Dgraph - Graph Database

https://dgraph.io/paper

  • Two kinds of nodes:
    • Zeroes are administrative nodes that handle things like:
      • Handing out monotonic timestamps
      • Form consensus on metadata about the rest of the cluster
      • Handle rebalances/reshards
    • Alphas store data
  • Nodes are divided into groups; one group for zeroes, and 1..N groups for alphas.
    • Each group forms a Raft cluster and can have 1, 3, or 5 replicas.
  • Primitive data structure is a triple, representing either:
    • (subject, predicate, object) → (0xab, <follower_of>, 0xff)
    • (subject, predicate, value) → (0xab, <name>, "John")
  • All subjects are given a globally unique uid
  • Data is sharded by relationship/predicate rather than by entity.
    • For example, if your data store contains information about which user follows which other user, users are entities, and “follows” is the relationship
    • Dgraph places all data for the “follows” relationship (across all entities) in a single group.
    • A group can contain more than one relationship.

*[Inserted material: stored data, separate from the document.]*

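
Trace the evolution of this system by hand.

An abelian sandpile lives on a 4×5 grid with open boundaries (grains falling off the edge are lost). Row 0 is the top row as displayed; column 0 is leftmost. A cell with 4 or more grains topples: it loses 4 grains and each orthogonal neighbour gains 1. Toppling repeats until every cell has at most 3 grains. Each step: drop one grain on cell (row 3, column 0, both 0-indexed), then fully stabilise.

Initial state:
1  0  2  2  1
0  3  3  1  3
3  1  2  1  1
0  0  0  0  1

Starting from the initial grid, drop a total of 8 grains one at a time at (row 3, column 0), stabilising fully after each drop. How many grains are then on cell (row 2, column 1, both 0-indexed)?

k=0  1  0  2  2  1
0  3  3  1  3
3  1  2  1  1
0  0  0  0  1
k=1  1  0  2  2  1
0  3  3  1  3
3  1  2  1  1
1  0  0  0  1
k=2  1  0  2  2  1
0  3  3  1  3
3  1  2  1  1
2  0  0  0  1
k=3  1  0  2  2  1
0  3  3  1  3
3  1  2  1  1
3  0  0  0  1
k=4  1  0  2  2  1
1  3  3  1  3
0  2  2  1  1
1  1  0  0  1
k=5  1  0  2  2  1
1  3  3  1  3
0  2  2  1  1
2  1  0  0  1
k=6  1  0  2  2  1
1  3  3  1  3
0  2  2  1  1
3  1  0  0  1
k=7  1  0  2  2  1
1  3  3  1  3
1  2  2  1  1
0  2  0  0  1
k=8  1  0  2  2  1
1  3  3  1  3
1  2  2  1  1
1  2  0  0  1

2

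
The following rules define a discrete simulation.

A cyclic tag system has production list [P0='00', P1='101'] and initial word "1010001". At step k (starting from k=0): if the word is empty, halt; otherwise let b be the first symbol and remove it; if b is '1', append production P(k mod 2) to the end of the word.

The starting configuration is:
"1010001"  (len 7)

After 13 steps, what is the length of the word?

t=0: "1010001"  (len 7)
t=1: "01000100"  (len 8)
t=2: "1000100"  (len 7)
t=3: "00010000"  (len 8)
t=4: "0010000"  (len 7)
t=5: "010000"  (len 6)
t=6: "10000"  (len 5)
t=7: "000000"  (len 6)
t=8: "00000"  (len 5)
t=9: "0000"  (len 4)
t=10: "000"  (len 3)
t=11: "00"  (len 2)
t=12: "0"  (len 1)
t=13: (halted — word empty)

0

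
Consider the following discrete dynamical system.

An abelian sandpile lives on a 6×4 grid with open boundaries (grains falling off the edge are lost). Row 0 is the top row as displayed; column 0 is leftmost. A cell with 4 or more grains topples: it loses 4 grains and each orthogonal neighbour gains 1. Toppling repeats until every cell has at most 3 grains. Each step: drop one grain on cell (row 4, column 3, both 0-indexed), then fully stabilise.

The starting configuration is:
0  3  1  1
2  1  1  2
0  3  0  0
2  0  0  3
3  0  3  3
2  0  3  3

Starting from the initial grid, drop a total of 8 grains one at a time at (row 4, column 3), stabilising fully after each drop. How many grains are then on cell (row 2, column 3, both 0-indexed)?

1

gen 0: 0  3  1  1
2  1  1  2
0  3  0  0
2  0  0  3
3  0  3  3
2  0  3  3
gen 1: 0  3  1  1
2  1  1  2
0  3  0  1
2  0  2  0
3  1  1  3
2  1  1  1
gen 2: 0  3  1  1
2  1  1  2
0  3  0  1
2  0  2  1
3  1  2  0
2  1  1  2
gen 3: 0  3  1  1
2  1  1  2
0  3  0  1
2  0  2  1
3  1  2  1
2  1  1  2
gen 4: 0  3  1  1
2  1  1  2
0  3  0  1
2  0  2  1
3  1  2  2
2  1  1  2
gen 5: 0  3  1  1
2  1  1  2
0  3  0  1
2  0  2  1
3  1  2  3
2  1  1  2
gen 6: 0  3  1  1
2  1  1  2
0  3  0  1
2  0  2  2
3  1  3  0
2  1  1  3
gen 7: 0  3  1  1
2  1  1  2
0  3  0  1
2  0  2  2
3  1  3  1
2  1  1  3
gen 8: 0  3  1  1
2  1  1  2
0  3  0  1
2  0  2  2
3  1  3  2
2  1  1  3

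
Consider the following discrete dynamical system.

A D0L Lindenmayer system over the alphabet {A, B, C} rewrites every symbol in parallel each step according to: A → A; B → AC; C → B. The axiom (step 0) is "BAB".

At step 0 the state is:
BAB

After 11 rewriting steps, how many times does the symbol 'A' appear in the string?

13

0) BAB
1) ACAAC
2) ABAAB
3) AACAAAC
4) AABAAAB
5) AAACAAAAC
6) AAABAAAAB
7) AAAACAAAAAC
8) AAAABAAAAAB
9) AAAAACAAAAAAC
10) AAAAABAAAAAAB
11) AAAAAACAAAAAAAC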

    • Critically, what happens when a relationship can’t fit on a single node anymore?
  • Dgraph uses Badger (in-house LSM KV store) to persist data; metadata is stored in Raft.
    • The paper glosses over this, but how does Dgraph ensure that Badger and Raft are in sync?

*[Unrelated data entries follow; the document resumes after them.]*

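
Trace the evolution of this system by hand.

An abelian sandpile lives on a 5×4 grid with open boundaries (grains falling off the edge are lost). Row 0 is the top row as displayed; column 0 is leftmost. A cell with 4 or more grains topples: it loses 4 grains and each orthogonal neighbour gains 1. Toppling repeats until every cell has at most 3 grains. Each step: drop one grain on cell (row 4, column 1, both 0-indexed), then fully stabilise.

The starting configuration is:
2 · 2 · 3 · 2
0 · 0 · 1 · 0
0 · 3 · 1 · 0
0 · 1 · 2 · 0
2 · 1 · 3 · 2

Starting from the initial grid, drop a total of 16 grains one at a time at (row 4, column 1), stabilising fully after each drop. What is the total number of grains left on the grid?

30

0) 2 · 2 · 3 · 2
0 · 0 · 1 · 0
0 · 3 · 1 · 0
0 · 1 · 2 · 0
2 · 1 · 3 · 2
1) 2 · 2 · 3 · 2
0 · 0 · 1 · 0
0 · 3 · 1 · 0
0 · 1 · 2 · 0
2 · 2 · 3 · 2
2) 2 · 2 · 3 · 2
0 · 0 · 1 · 0
0 · 3 · 1 · 0
0 · 1 · 2 · 0
2 · 3 · 3 · 2
3) 2 · 2 · 3 · 2
0 · 0 · 1 · 0
0 · 3 · 1 · 0
0 · 2 · 3 · 0
3 · 1 · 0 · 3
4) 2 · 2 · 3 · 2
0 · 0 · 1 · 0
0 · 3 · 1 · 0
0 · 2 · 3 · 0
3 · 2 · 0 · 3
5) 2 · 2 · 3 · 2
0 · 0 · 1 · 0
0 · 3 · 1 · 0
0 · 2 · 3 · 0
3 · 3 · 0 · 3
6) 2 · 2 · 3 · 2
0 · 0 · 1 · 0
0 · 3 · 1 · 0
1 · 3 · 3 · 0
0 · 1 · 1 · 3
7) 2 · 2 · 3 · 2
0 · 0 · 1 · 0
0 · 3 · 1 · 0
1 · 3 · 3 · 0
0 · 2 · 1 · 3
8) 2 · 2 · 3 · 2
0 · 0 · 1 · 0
0 · 3 · 1 · 0
1 · 3 · 3 · 0
0 · 3 · 1 · 3
9) 2 · 2 · 3 · 2
0 · 1 · 1 · 0
1 · 0 · 3 · 0
2 · 2 · 0 · 1
1 · 1 · 3 · 3
10) 2 · 2 · 3 · 2
0 · 1 · 1 · 0
1 · 0 · 3 · 0
2 · 2 · 0 · 1
1 · 2 · 3 · 3
11) 2 · 2 · 3 · 2
0 · 1 · 1 · 0
1 · 0 · 3 · 0
2 · 2 · 0 · 1
1 · 3 · 3 · 3
12) 2 · 2 · 3 · 2
0 · 1 · 1 · 0
1 · 0 · 3 · 0
2 · 3 · 1 · 2
2 · 1 · 1 · 0
13) 2 · 2 · 3 · 2
0 · 1 · 1 · 0
1 · 0 · 3 · 0
2 · 3 · 1 · 2
2 · 2 · 1 · 0
14) 2 · 2 · 3 · 2
0 · 1 · 1 · 0
1 · 0 · 3 · 0
2 · 3 · 1 · 2
2 · 3 · 1 · 0
15) 2 · 2 · 3 · 2
0 · 1 · 1 · 0
1 · 1 · 3 · 0
3 · 0 · 2 · 2
3 · 1 · 2 · 0
16) 2 · 2 · 3 · 2
0 · 1 · 1 · 0
1 · 1 · 3 · 0
3 · 0 · 2 · 2
3 · 2 · 2 · 0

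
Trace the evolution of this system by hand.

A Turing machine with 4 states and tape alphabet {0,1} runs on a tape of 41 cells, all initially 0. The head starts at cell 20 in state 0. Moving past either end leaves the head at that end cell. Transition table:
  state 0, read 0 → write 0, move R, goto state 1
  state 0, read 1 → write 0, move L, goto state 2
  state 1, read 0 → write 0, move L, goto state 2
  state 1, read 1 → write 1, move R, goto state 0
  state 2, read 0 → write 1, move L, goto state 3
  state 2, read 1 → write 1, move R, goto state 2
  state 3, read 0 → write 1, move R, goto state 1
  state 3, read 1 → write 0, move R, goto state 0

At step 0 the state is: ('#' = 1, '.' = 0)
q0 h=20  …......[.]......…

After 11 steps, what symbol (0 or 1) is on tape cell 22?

step 0: q0 h=20  …......[.]......…
step 1: q1 h=21  …......[.]......…
step 2: q2 h=20  …......[.]......…
step 3: q3 h=19  …......[.]#.....…
step 4: q1 h=20  ….....#[#]......…
step 5: q0 h=21  …....##[.]......…
step 6: q1 h=22  …...##.[.]......…
step 7: q2 h=21  …....##[.]......…
step 8: q3 h=20  ….....#[#]#.....…
step 9: q0 h=21  …....#.[#]......…
step 10: q2 h=20  ….....#[.]......…
step 11: q3 h=19  …......[#]#.....…

0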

  • Uses GraphQL for queries, over GRPC/Protobuf or vanilla HTTP.
  • All records with the same subject and predicate are grouped into the same Badger key:
    • The Badger value is a sorted list of uids/values, and can be split if a single KV-pair becomes too large.

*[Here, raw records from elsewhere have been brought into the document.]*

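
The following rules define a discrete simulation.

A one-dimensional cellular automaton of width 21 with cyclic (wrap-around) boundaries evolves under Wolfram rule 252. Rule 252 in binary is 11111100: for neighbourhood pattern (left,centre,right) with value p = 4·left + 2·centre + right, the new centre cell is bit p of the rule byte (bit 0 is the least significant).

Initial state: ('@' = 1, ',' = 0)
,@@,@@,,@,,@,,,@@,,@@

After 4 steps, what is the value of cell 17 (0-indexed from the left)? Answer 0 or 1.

0) ,@@,@@,,@,,@,,,@@,,@@
1) @@@@@@@,@@,@@,,@@@,@@
2) @@@@@@@@@@@@@@,@@@@@@
3) @@@@@@@@@@@@@@@@@@@@@
4) @@@@@@@@@@@@@@@@@@@@@

1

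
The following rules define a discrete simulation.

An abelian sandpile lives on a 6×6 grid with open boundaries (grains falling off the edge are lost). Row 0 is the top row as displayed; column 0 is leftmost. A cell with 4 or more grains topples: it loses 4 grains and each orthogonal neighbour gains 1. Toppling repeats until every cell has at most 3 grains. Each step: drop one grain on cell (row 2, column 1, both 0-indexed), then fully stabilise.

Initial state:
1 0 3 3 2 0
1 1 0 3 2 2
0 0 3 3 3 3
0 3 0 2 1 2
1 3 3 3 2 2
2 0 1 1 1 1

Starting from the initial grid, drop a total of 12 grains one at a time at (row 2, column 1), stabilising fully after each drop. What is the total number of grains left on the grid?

64

gen 0: 1 0 3 3 2 0
1 1 0 3 2 2
0 0 3 3 3 3
0 3 0 2 1 2
1 3 3 3 2 2
2 0 1 1 1 1
gen 1: 1 0 3 3 2 0
1 1 0 3 2 2
0 1 3 3 3 3
0 3 0 2 1 2
1 3 3 3 2 2
2 0 1 1 1 1
gen 2: 1 0 3 3 2 0
1 1 0 3 2 2
0 2 3 3 3 3
0 3 0 2 1 2
1 3 3 3 2 2
2 0 1 1 1 1
gen 3: 1 0 3 3 2 0
1 1 0 3 2 2
0 3 3 3 3 3
0 3 0 2 1 2
1 3 3 3 2 2
2 0 1 1 1 1
gen 4: 1 1 0 2 0 2
1 2 3 2 2 0
1 2 2 3 2 1
1 2 0 1 3 3
2 1 2 1 3 2
2 1 2 2 1 1
gen 5: 1 1 0 2 0 2
1 2 3 2 2 0
1 3 2 3 2 1
1 2 0 1 3 3
2 1 2 1 3 2
2 1 2 2 1 1
gen 6: 1 1 0 2 0 2
1 3 3 2 2 0
2 0 3 3 2 1
1 3 0 1 3 3
2 1 2 1 3 2
2 1 2 2 1 1
gen 7: 1 1 0 2 0 2
1 3 3 2 2 0
2 1 3 3 2 1
1 3 0 1 3 3
2 1 2 1 3 2
2 1 2 2 1 1
gen 8: 1 1 0 2 0 2
1 3 3 2 2 0
2 2 3 3 2 1
1 3 0 1 3 3
2 1 2 1 3 2
2 1 2 2 1 1
gen 9: 1 1 0 2 0 2
1 3 3 2 2 0
2 3 3 3 2 1
1 3 0 1 3 3
2 1 2 1 3 2
2 1 2 2 1 1
gen 10: 1 2 1 3 0 2
2 1 2 0 3 0
3 3 2 1 3 1
2 0 2 2 3 3
2 2 2 1 3 2
2 1 2 2 1 1
gen 11: 1 2 1 3 0 2
3 2 2 0 3 0
0 1 3 1 3 1
3 1 2 2 3 3
2 2 2 1 3 2
2 1 2 2 1 1
gen 12: 1 2 1 3 0 2
3 2 2 0 3 0
0 2 3 1 3 1
3 1 2 2 3 3
2 2 2 1 3 2
2 1 2 2 1 1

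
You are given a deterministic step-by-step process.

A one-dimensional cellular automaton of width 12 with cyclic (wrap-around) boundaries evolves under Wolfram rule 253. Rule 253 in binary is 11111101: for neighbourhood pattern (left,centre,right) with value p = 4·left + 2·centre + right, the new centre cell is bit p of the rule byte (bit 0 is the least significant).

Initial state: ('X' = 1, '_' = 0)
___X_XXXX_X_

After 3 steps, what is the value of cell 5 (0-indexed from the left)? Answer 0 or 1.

t=0: ___X_XXXX_X_
t=1: XX_XXXXXXXXX
t=2: XXXXXXXXXXXX
t=3: XXXXXXXXXXXX

1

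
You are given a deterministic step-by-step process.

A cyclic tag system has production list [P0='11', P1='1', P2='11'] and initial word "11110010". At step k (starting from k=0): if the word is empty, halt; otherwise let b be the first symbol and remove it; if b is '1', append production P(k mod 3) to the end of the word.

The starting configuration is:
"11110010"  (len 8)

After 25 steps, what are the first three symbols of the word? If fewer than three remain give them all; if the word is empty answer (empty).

111

gen 0: "11110010"  (len 8)
gen 1: "111001011"  (len 9)
gen 2: "110010111"  (len 9)
gen 3: "1001011111"  (len 10)
gen 4: "00101111111"  (len 11)
gen 5: "0101111111"  (len 10)
gen 6: "101111111"  (len 9)
gen 7: "0111111111"  (len 10)
gen 8: "111111111"  (len 9)
gen 9: "1111111111"  (len 10)
gen 10: "11111111111"  (len 11)
gen 11: "11111111111"  (len 11)
gen 12: "111111111111"  (len 12)
gen 13: "1111111111111"  (len 13)
gen 14: "1111111111111"  (len 13)
gen 15: "11111111111111"  (len 14)
gen 16: "111111111111111"  (len 15)
gen 17: "111111111111111"  (len 15)
gen 18: "1111111111111111"  (len 16)
gen 19: "11111111111111111"  (len 17)
gen 20: "11111111111111111"  (len 17)
gen 21: "111111111111111111"  (len 18)
gen 22: "1111111111111111111"  (len 19)
gen 23: "1111111111111111111"  (len 19)
gen 24: "11111111111111111111"  (len 20)
gen 25: "111111111111111111111"  (len 21)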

  • Dgraph can execute rebalances by marking shards read-only; are writes rejected during this process?
  • Supports lock-free transactions via MVCC
    • The entire Lock-Free High Availability Transaction Processing was impenetrable to me
    • Lots of jargon and not much elucidation
  • Reads are/can be linerizable.
  • On the whole this was a quick, crisp paper, but it felt like a lot of details were omitted or glossed over, particularly in the second half.